Still work on the 20. If you start work with an 80% defined problem, then keep working on the remaining 20% as you work through the project. This will help you course correct during the work, and again reinforce the problem-first approach.
At the end of the project, when you’ve completed your work, take a moment to revisit the original work around problem definition and reflect on, or even celebrate, how it helped you create your solution.
Organisations that are good at defining problems will perform better. You’ll spend less time creating your solution and avoid solving the wrong problem. To give your people a head start follow our simple framework for defining a problem.

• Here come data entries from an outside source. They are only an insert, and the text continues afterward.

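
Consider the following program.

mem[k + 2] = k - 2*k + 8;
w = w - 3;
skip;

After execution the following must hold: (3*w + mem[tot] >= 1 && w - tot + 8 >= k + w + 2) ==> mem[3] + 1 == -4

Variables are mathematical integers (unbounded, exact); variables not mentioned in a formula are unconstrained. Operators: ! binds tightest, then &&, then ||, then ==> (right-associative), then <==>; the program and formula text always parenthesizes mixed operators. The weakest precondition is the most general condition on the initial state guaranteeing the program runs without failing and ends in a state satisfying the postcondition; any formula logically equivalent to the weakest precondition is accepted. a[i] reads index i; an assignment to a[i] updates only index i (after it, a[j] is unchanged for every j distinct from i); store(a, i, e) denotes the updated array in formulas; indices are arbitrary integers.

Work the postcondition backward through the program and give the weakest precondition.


Working backward. After the program, the postcondition (3*w + mem[tot] >= 1 && w - tot + 8 >= k + w + 2) ==> mem[3] + 1 == -4 must hold; in canonical form it is (mem[tot] + 3*w >= 1 && k + tot <= 6) ==> mem[3] == -5.
Before skip: (mem[tot] + 3*w >= 1 && k + tot <= 6) ==> mem[3] == -5
Before w := w - 3: (mem[tot] + 3*w >= 10 && k + tot <= 6) ==> mem[3] == -5
Before mem[k + 2] := k - 2*k + 8: (store(mem, k + 2, -k + 8)[tot] + 3*w >= 10 && k + tot <= 6) ==> store(mem, k + 2, -k + 8)[3] == -5
Answer: WP = (store(mem, k + 2, -k + 8)[tot] + 3*w >= 10 && k + tot <= 6) ==> store(mem, k + 2, -k + 8)[3] == -5


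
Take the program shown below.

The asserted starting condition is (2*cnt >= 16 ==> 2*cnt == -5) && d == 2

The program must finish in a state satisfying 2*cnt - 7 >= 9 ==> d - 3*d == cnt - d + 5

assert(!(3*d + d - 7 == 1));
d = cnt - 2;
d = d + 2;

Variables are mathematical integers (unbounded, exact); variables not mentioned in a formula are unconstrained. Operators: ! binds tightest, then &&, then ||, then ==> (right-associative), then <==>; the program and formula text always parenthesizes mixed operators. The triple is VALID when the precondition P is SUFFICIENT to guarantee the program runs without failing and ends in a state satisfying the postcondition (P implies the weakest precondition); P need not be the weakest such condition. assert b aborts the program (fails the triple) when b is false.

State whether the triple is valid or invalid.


Working backward. After the program, the postcondition 2*cnt - 7 >= 9 ==> d - 3*d == cnt - d + 5 must hold; in canonical form it is 2*cnt >= 16 ==> cnt + d == -5.
Before d := d + 2: 2*cnt >= 16 ==> cnt + d == -7
Before d := cnt - 2: 2*cnt >= 16 ==> 2*cnt == -5
Before assert !(3*d + d - 7 == 1): (!(4*d == 8)) && (2*cnt >= 16 ==> 2*cnt == -5)
The weakest precondition is (!(4*d == 8)) && (2*cnt >= 16 ==> 2*cnt == -5).
Check whether (2*cnt >= 16 ==> 2*cnt == -5) && d == 2 implies it.
Countermodel: at the initial state cnt = 7, d = 2, the precondition holds but the weakest precondition fails.
Answer: invalid


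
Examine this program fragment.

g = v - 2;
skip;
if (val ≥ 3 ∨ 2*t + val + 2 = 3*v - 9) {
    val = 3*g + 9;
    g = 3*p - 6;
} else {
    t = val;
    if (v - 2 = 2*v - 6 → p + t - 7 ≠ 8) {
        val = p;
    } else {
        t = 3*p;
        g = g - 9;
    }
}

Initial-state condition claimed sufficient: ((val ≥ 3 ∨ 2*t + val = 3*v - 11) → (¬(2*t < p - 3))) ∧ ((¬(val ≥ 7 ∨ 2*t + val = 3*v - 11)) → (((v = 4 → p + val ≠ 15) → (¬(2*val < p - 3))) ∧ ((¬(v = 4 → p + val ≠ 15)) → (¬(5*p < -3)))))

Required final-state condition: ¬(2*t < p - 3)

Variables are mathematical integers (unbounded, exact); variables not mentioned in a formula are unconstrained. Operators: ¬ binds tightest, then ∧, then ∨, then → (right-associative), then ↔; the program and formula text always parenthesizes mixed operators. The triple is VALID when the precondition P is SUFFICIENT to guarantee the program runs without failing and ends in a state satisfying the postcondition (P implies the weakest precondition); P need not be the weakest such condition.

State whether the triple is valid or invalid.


Working backward. After the program, ¬(2*t < p - 3) must hold.
Then branch requires ¬(2*t < p - 3); else branch requires ((v = 4 → p + val ≠ 15) → (¬(2*val < p - 3))) ∧ ((¬(v = 4 → p + val ≠ 15)) → (¬(5*p < -3))).
Before the if: ((val ≥ 3 ∨ 2*t + val = 3*v - 11) → (¬(2*t < p - 3))) ∧ ((¬(val ≥ 3 ∨ 2*t + val = 3*v - 11)) → (((v = 4 → p + val ≠ 15) → (¬(2*val < p - 3))) ∧ ((¬(v = 4 → p + val ≠ 15)) → (¬(5*p < -3)))))
Before skip: ((val ≥ 3 ∨ 2*t + val = 3*v - 11) → (¬(2*t < p - 3))) ∧ ((¬(val ≥ 3 ∨ 2*t + val = 3*v - 11)) → (((v = 4 → p + val ≠ 15) → (¬(2*val < p - 3))) ∧ ((¬(v = 4 → p + val ≠ 15)) → (¬(5*p < -3)))))
Before g := v - 2: ((val ≥ 3 ∨ 2*t + val = 3*v - 11) → (¬(2*t < p - 3))) ∧ ((¬(val ≥ 3 ∨ 2*t + val = 3*v - 11)) → (((v = 4 → p + val ≠ 15) → (¬(2*val < p - 3))) ∧ ((¬(v = 4 → p + val ≠ 15)) → (¬(5*p < -3)))))
The weakest precondition is ((val ≥ 3 ∨ 2*t + val = 3*v - 11) → (¬(2*t < p - 3))) ∧ ((¬(val ≥ 3 ∨ 2*t + val = 3*v - 11)) → (((v = 4 → p + val ≠ 15) → (¬(2*val < p - 3))) ∧ ((¬(v = 4 → p + val ≠ 15)) → (¬(5*p < -3))))).
Check whether ((val ≥ 3 ∨ 2*t + val = 3*v - 11) → (¬(2*t < p - 3))) ∧ ((¬(val ≥ 7 ∨ 2*t + val = 3*v - 11)) → (((v = 4 → p + val ≠ 15) → (¬(2*val < p - 3))) ∧ ((¬(v = 4 → p + val ≠ 15)) → (¬(5*p < -3))))) implies it.
Every state satisfying the precondition satisfies the weakest precondition: the implication holds.
Answer: valid


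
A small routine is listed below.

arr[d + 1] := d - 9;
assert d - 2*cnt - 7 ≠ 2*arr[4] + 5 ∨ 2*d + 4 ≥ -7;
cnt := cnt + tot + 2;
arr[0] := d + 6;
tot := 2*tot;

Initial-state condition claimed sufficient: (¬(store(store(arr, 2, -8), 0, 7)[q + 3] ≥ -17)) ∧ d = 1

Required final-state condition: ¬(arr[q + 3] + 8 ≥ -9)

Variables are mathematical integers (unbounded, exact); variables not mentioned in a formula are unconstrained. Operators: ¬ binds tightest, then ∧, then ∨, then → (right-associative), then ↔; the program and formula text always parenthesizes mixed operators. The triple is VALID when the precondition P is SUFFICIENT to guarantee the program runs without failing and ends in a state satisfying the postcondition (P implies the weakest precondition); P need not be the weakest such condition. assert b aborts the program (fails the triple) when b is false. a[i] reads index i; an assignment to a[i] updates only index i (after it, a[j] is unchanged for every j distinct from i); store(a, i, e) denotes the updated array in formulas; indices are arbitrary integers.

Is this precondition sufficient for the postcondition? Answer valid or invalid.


Working backward. After the program, the postcondition ¬(arr[q + 3] + 8 ≥ -9) must hold; in canonical form it is ¬(arr[q + 3] ≥ -17).
Before tot := 2*tot: ¬(arr[q + 3] ≥ -17)
Before arr[0] := d + 6: ¬(store(arr, 0, d + 6)[q + 3] ≥ -17)
Before cnt := cnt + tot + 2: ¬(store(arr, 0, d + 6)[q + 3] ≥ -17)
Before assert d - 2*cnt - 7 ≠ 2*arr[4] + 5 ∨ 2*d + 4 ≥ -7: (d ≠ 2*arr[4] + 2*cnt + 12 ∨ 2*d ≥ -11) ∧ (¬(store(arr, 0, d + 6)[q + 3] ≥ -17))
Before arr[d + 1] := d - 9: (d ≠ 2*store(arr, d + 1, d - 9)[4] + 2*cnt + 12 ∨ 2*d ≥ -11) ∧ (¬(store(store(arr, d + 1, d - 9), 0, d + 6)[q + 3] ≥ -17))
The weakest precondition is (d ≠ 2*store(arr, d + 1, d - 9)[4] + 2*cnt + 12 ∨ 2*d ≥ -11) ∧ (¬(store(store(arr, d + 1, d - 9), 0, d + 6)[q + 3] ≥ -17)).
Check whether (¬(store(store(arr, 2, -8), 0, 7)[q + 3] ≥ -17)) ∧ d = 1 implies it.
Every state satisfying the precondition satisfies the weakest precondition: the implication holds.
Answer: valid


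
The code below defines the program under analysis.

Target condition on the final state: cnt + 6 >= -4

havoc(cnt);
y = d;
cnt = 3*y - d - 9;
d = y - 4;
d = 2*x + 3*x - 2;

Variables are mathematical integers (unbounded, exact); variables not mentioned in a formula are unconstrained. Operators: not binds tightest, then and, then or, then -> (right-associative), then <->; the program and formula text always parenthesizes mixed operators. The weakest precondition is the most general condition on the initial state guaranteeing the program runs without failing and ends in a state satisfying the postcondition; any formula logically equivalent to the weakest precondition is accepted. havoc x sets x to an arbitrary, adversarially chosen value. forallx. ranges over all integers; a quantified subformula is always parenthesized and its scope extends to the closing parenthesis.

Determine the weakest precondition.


Working backward. After the program, the postcondition cnt + 6 >= -4 must hold; in canonical form it is cnt >= -10.
Before d := 2*x + 3*x - 2: cnt >= -10
Before d := y - 4: cnt >= -10
Before cnt := 3*y - d - 9: 3*y >= d - 1
Before y := d: 2*d >= -1
Before havoc cnt: 2*d >= -1
Answer: WP = 2*d >= -1


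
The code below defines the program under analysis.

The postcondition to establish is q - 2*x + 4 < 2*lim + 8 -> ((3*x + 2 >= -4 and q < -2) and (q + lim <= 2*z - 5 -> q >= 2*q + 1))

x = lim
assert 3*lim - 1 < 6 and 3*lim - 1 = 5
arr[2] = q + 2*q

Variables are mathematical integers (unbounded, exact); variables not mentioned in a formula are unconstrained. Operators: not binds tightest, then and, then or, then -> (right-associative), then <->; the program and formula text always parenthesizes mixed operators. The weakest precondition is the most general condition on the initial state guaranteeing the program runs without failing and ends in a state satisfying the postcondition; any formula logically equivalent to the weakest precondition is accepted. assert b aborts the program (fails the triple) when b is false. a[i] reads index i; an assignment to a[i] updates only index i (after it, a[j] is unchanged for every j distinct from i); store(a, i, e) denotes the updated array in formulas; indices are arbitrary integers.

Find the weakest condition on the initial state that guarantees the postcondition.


Working backward. After the program, the postcondition q - 2*x + 4 < 2*lim + 8 -> ((3*x + 2 >= -4 and q < -2) and (q + lim <= 2*z - 5 -> q >= 2*q + 1)) must hold; in canonical form it is q < 2*lim + 2*x + 4 -> (3*x >= -6 and q < -2 and (lim + q <= 2*z - 5 -> q <= -1)).
Before arr[2] := q + 2*q: q < 2*lim + 2*x + 4 -> (3*x >= -6 and q < -2 and (lim + q <= 2*z - 5 -> q <= -1))
Before assert 3*lim - 1 < 6 and 3*lim - 1 = 5: 3*lim < 7 and 3*lim = 6 and (q < 2*lim + 2*x + 4 -> (3*x >= -6 and q < -2 and (lim + q <= 2*z - 5 -> q <= -1)))
Before x := lim: 3*lim < 7 and 3*lim = 6 and (q < 4*lim + 4 -> (3*lim >= -6 and q < -2 and (lim + q <= 2*z - 5 -> q <= -1)))
Answer: WP = 3*lim < 7 and 3*lim = 6 and (q < 4*lim + 4 -> (3*lim >= -6 and q < -2 and (lim + q <= 2*z - 5 -> q <= -1)))


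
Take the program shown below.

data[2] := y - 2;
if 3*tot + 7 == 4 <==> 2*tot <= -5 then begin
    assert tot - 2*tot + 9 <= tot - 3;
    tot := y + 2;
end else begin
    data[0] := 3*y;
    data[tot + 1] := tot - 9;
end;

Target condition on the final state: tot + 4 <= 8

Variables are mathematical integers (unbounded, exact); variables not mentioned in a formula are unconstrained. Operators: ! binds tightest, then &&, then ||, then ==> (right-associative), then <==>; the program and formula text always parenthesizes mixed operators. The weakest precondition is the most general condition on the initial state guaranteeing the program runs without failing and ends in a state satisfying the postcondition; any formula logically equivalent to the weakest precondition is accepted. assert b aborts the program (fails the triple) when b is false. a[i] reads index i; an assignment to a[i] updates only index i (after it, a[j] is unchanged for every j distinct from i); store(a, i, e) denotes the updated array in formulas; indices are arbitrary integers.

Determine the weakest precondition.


Working backward. After the program, the postcondition tot + 4 <= 8 must hold; in canonical form it is tot <= 4.
Then branch requires 2*tot >= 12 && y <= 2; else branch requires tot <= 4.
Before the if: ((3*tot == -3 <==> 2*tot <= -5) ==> (2*tot >= 12 && y <= 2)) && ((!(3*tot == -3 <==> 2*tot <= -5)) ==> tot <= 4)
Before data[2] := y - 2: ((3*tot == -3 <==> 2*tot <= -5) ==> (2*tot >= 12 && y <= 2)) && ((!(3*tot == -3 <==> 2*tot <= -5)) ==> tot <= 4)
Answer: WP = ((3*tot == -3 <==> 2*tot <= -5) ==> (2*tot >= 12 && y <= 2)) && ((!(3*tot == -3 <==> 2*tot <= -5)) ==> tot <= 4)


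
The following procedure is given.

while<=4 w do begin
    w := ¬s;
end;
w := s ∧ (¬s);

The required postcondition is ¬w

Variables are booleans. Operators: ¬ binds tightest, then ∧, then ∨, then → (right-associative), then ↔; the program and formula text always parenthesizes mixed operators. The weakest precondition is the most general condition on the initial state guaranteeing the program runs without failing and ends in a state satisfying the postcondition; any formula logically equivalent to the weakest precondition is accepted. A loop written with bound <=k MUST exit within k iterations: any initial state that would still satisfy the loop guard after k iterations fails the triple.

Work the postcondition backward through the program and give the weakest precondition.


Working backward. After the program, ¬w must hold.
Before w := s ∧ (¬s): true
Before the loop (bound <=4), unroll the exhaustion recursion (WP_0 = exit-now case; WP_j = one more guarded iteration, up to j = 4):
  WP_0: ¬w
  WP_1: w → s
  WP_2: w → ((¬s) → s)
  WP_3: w → ((¬s) → ((¬s) → s))
  WP_4: w → ((¬s) → ((¬s) → ((¬s) → s)))
So before the loop: w → ((¬s) → ((¬s) → ((¬s) → s)))
Answer: WP = w → ((¬s) → ((¬s) → ((¬s) → s)))


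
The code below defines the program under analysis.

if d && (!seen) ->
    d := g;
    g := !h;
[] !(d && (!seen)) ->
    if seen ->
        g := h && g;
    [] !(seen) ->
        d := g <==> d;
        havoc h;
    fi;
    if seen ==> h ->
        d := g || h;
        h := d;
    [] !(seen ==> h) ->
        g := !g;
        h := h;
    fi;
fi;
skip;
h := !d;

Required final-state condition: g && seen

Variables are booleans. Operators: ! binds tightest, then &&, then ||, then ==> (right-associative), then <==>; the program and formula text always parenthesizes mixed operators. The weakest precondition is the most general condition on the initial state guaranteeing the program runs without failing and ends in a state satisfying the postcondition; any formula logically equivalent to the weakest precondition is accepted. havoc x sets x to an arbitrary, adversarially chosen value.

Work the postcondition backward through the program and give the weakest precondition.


Working backward. After the program, g && seen must hold.
Before h := !d: g && seen
Before skip: g && seen
Then branch requires (!h) && seen; else branch requires (seen ==> (((seen ==> h) ==> (h && g && seen)) && ((!(seen ==> h)) ==> ((!(h && g)) && seen)))) && ((!seen) ==> (g && seen && ((!seen) ==> (g && seen)) && (seen ==> ((!g) && seen)))).
Before the if: ((d && (!seen)) ==> ((!h) && seen)) && ((!(d && (!seen))) ==> ((seen ==> (((seen ==> h) ==> (h && g && seen)) && ((!(seen ==> h)) ==> ((!(h && g)) && seen)))) && ((!seen) ==> (g && seen && ((!seen) ==> (g && seen)) && (seen ==> ((!g) && seen))))))
Answer: WP = ((d && (!seen)) ==> ((!h) && seen)) && ((!(d && (!seen))) ==> ((seen ==> (((seen ==> h) ==> (h && g && seen)) && ((!(seen ==> h)) ==> ((!(h && g)) && seen)))) && ((!seen) ==> (g && seen && ((!seen) ==> (g && seen)) && (seen ==> ((!g) && seen))))))


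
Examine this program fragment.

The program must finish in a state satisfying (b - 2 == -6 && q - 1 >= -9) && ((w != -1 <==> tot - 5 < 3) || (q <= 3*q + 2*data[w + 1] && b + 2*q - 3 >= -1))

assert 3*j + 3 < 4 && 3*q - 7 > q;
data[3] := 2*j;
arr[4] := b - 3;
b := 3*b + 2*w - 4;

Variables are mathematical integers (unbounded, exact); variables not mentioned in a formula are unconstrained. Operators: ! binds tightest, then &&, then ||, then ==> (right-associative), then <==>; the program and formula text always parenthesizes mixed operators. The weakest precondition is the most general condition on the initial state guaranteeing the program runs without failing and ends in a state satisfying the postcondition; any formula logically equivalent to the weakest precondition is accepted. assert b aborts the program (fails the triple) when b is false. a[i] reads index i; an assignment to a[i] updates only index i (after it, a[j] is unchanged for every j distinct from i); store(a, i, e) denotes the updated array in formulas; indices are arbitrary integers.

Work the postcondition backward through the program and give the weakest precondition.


Working backward. After the program, the postcondition (b - 2 == -6 && q - 1 >= -9) && ((w != -1 <==> tot - 5 < 3) || (q <= 3*q + 2*data[w + 1] && b + 2*q - 3 >= -1)) must hold; in canonical form it is b == -4 && q >= -8 && ((w != -1 <==> tot < 8) || (2*data[w + 1] + 2*q >= 0 && b + 2*q >= 2)).
Before b := 3*b + 2*w - 4: 3*b + 2*w == 0 && q >= -8 && ((w != -1 <==> tot < 8) || (2*data[w + 1] + 2*q >= 0 && 3*b + 2*q + 2*w >= 6))
Before arr[4] := b - 3: 3*b + 2*w == 0 && q >= -8 && ((w != -1 <==> tot < 8) || (2*data[w + 1] + 2*q >= 0 && 3*b + 2*q + 2*w >= 6))
Before data[3] := 2*j: 3*b + 2*w == 0 && q >= -8 && ((w != -1 <==> tot < 8) || (2*store(data, 3, 2*j)[w + 1] + 2*q >= 0 && 3*b + 2*q + 2*w >= 6))
Before assert 3*j + 3 < 4 && 3*q - 7 > q: 3*j < 1 && 2*q > 7 && 3*b + 2*w == 0 && q >= -8 && ((w != -1 <==> tot < 8) || (2*store(data, 3, 2*j)[w + 1] + 2*q >= 0 && 3*b + 2*q + 2*w >= 6))
Answer: WP = 3*j < 1 && 2*q > 7 && 3*b + 2*w == 0 && q >= -8 && ((w != -1 <==> tot < 8) || (2*store(data, 3, 2*j)[w + 1] + 2*q >= 0 && 3*b + 2*q + 2*w >= 6))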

Scale - Understand the problem scale you are operating at. Is it “Product scale”, something that defines the entire product or system, “module scale”, a sub-set of this overarching problem defining a component of your product, or “feature scale” relating to something that would be a specific feature.
Duration -Define what duration of problem you are solving. Is it a perpetual problem that will remain unless solved or a temporary problem that will end in the short term?
Engagement -Ask all stakeholders to define what they believe the problem is. Use one-to-one interviews to engage them in the most efficient and effective manner.
Definition -Synthesise this into an overall problem definition. Define one high level problem definition but also other more detailed ‘module level’ definitions which can be used to gain alignment.
Alignment -Align and agree this with all stakeholders. Use workshops where appropriate and if everyone agrees first time, well done. If not, work until alignment is achieved.
Refinement -Regularly revisit the problem definition(s) and refine them over time, all the way through to project completion.